Renny’s face appeared directly over his. “Graceful,” was the hallucinaghost’s opinion.

“Smog off,” Gideon replied, sitting up and scooting back to lean against one of the several boulder-sized rocks that decorated the area. Possibly the owner of the skull had stopped here to rest, never to rise. 

“You used to be a lot more fun to torture,” Renny said, poking a toe at the thigh bone Gideon had tripped over.

“If you’re bored, feel free to haunt someone else.” 

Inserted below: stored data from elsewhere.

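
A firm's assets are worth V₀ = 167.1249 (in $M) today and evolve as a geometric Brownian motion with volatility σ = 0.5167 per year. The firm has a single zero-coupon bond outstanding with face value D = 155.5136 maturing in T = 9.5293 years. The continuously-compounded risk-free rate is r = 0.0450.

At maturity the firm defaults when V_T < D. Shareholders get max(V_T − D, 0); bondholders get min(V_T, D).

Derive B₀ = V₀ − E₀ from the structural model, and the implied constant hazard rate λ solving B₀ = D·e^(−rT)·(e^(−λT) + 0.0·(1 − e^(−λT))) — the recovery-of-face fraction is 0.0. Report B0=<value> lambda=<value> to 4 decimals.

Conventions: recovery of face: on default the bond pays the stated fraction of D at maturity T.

Apply the equity-as-call identities (strike 155.5136, horizon 9.5293 years):
d₁ = [ln(V₀/D) + (r + σ²/2)T] / (σ√T)
   = [ln(167.1249/155.5136) + (0.0450 + 0.5·0.5167²)·9.5293] / (0.5167·√9.5293)
   = [0.072008 + 1.700879] / 1.595030 = 1.111507
d₂ = d₁ − σ√T = 1.111507 − 1.595030 = -0.483523
N(d₁) = 0.866825,  N(d₂) = 0.314362,  e^(−rT) = 0.651278
E₀ = V₀·N(d₁) − D·e^(−rT)·N(d₂)
   = 167.1249·0.866825 − 155.5136·0.651278·0.314362 = 113.028616
B₀ = V₀ − E₀ = 167.1249 − 113.028616 = 54.096284
e^(−λT) = (B₀·e^(rT)/D − 0)/(1 − 0) = (54.0963·1.535442/155.5136 − 0)/1 = 0.53411244
λ = −ln(0.53411244)/9.5293 = 0.065813

B0=54.0963 lambda=0.0658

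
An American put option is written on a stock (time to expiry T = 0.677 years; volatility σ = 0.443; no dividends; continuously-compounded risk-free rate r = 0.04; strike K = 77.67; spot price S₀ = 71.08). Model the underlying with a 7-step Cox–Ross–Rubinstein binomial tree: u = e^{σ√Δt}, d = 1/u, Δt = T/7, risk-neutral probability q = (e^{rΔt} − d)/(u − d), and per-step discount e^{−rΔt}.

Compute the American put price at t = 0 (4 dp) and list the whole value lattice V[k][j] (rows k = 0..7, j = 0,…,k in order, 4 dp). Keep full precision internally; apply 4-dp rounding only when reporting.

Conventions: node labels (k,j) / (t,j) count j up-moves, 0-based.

price = 13.3296
tree:
13.3296
18.2584 8.0898
24.1377 12.0275 3.8831
30.6534 17.2637 6.4439 1.1362
36.7044 23.7086 10.4111 2.1920 0.0000
41.9766 30.6534 16.1872 4.2287 0.0000 0.0000
46.5703 36.7044 23.7086 8.1579 0.0000 0.0000 0.0000
50.5729 41.9766 30.6534 15.7380 0.0000 0.0000 0.0000 0.0000

Δt=0.09671, u=1.14771, d=0.87130, q=0.47964, disc=e^(-rΔt)=0.99614
k=7 terminal: V=max(K-S,0) → 50.5729 41.9766 30.6534 15.7380 0.0000 0.0000 0.0000 0.0000
k=6: j=0 S=31.0997 intr=46.5703 cont=46.2705 V=46.5703[EX]; j=1 S=40.9656 intr=36.7044 cont=36.4045 V=36.7044[EX]; j=2 S=53.9614 intr=23.7086 cont=23.4087 V=23.7086[EX]; j=3 S=71.0800 intr=6.5900 cont=8.1579 V=8.1579[hold]; j=4 S=93.6292 intr=0.0000 cont=0.0000 V=0.0000[hold]; j=5 S=123.3319 intr=0.0000 cont=0.0000 V=0.0000[hold]; j=6 S=162.4573 intr=0.0000 cont=0.0000 V=0.0000[hold]
k=5: j=0 S=35.6934 intr=41.9766 cont=41.6767 V=41.9766[EX]; j=1 S=47.0166 intr=30.6534 cont=30.3535 V=30.6534[EX]; j=2 S=61.9320 intr=15.7380 cont=16.1872 V=16.1872[hold]; j=3 S=81.5792 intr=0.0000 cont=4.2287 V=4.2287[hold]; j=4 S=107.4591 intr=0.0000 cont=0.0000 V=0.0000[hold]; j=5 S=141.5492 intr=0.0000 cont=0.0000 V=0.0000[hold]
k=4: j=0 S=40.9656 intr=36.7044 cont=36.4045 V=36.7044[EX]; j=1 S=53.9614 intr=23.7086 cont=23.6233 V=23.7086[EX]; j=2 S=71.0800 intr=6.5900 cont=10.4111 V=10.4111[hold]; j=3 S=93.6292 intr=0.0000 cont=2.1920 V=2.1920[hold]; j=4 S=123.3319 intr=0.0000 cont=0.0000 V=0.0000[hold]
k=3: j=0 S=47.0166 intr=30.6534 cont=30.3535 V=30.6534[EX]; j=1 S=61.9320 intr=15.7380 cont=17.2637 V=17.2637[hold]; j=2 S=81.5792 intr=0.0000 cont=6.4439 V=6.4439[hold]; j=3 S=107.4591 intr=0.0000 cont=1.1362 V=1.1362[hold]
k=2: j=0 S=53.9614 intr=23.7086 cont=24.1377 V=24.1377[hold]; j=1 S=71.0800 intr=6.5900 cont=12.0275 V=12.0275[hold]; j=2 S=93.6292 intr=0.0000 cont=3.8831 V=3.8831[hold]
k=1: j=0 S=61.9320 intr=15.7380 cont=18.2584 V=18.2584[hold]; j=1 S=81.5792 intr=0.0000 cont=8.0898 V=8.0898[hold]
k=0: j=0 S=71.0800 intr=6.5900 cont=13.3296 V=13.3296[hold]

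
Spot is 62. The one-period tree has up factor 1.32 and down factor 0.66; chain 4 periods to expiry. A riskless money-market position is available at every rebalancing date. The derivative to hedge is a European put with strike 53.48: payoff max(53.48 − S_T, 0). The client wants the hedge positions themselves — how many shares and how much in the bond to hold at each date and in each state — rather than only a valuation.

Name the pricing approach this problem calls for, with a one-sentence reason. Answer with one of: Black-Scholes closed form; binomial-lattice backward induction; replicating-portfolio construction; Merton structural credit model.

framework: replicating-portfolio construction

Key observation: a price alone would not answer the question — the per-node share/bond construction on the spot-62, 1.32/0.66 tree is required, and only the replicating-portfolio method yields it.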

“That might work, if I were actually a ghost, and supposing there were anyone I hated enough.” As he spoke, Renny squatted down on the far side of the skeleton. “Since I’m not and there isn’t, how about you tell Uncle Renny why you decided to take the long walk?”

Gideon’s eyes slid over. “I’d think it’d be enough for you to know I did.”

“Please. This barely scratches the levels of suffering I wished on you.” Renny eased back against his side of the boulder. “There was one fantasy, for instance, that involved you being staked over a scorpion pit. I had another where a silica worm took up residence in your brain. And of course, the most entertaining, the image of a viper sliding up your trousers to give you a right good bite in the ba—oh, do grow up,” he said, cutting himself off when the finger bone Gideon threw at him poinged off his head. 

“Just wanted to see if you were solid.” 

“I’d like to point out that you’re suffering from heatstroke and talking to a dead man,” Renny said, picking up the finger bone from where it had dropped. “My solidity may be part of your hallucination. And hallucination or not, don’t think I missed how you didn’t answer my question. Why,” he pressed, pointing the finger bone at Gideon, “did you decide to take the walk?” 

Gideon eyed the bone before meeting Renny’s expectant gaze. “I could ask you the same thing.” 

Renny let the bony projectile drop to join its fellows. “I suppose you could.”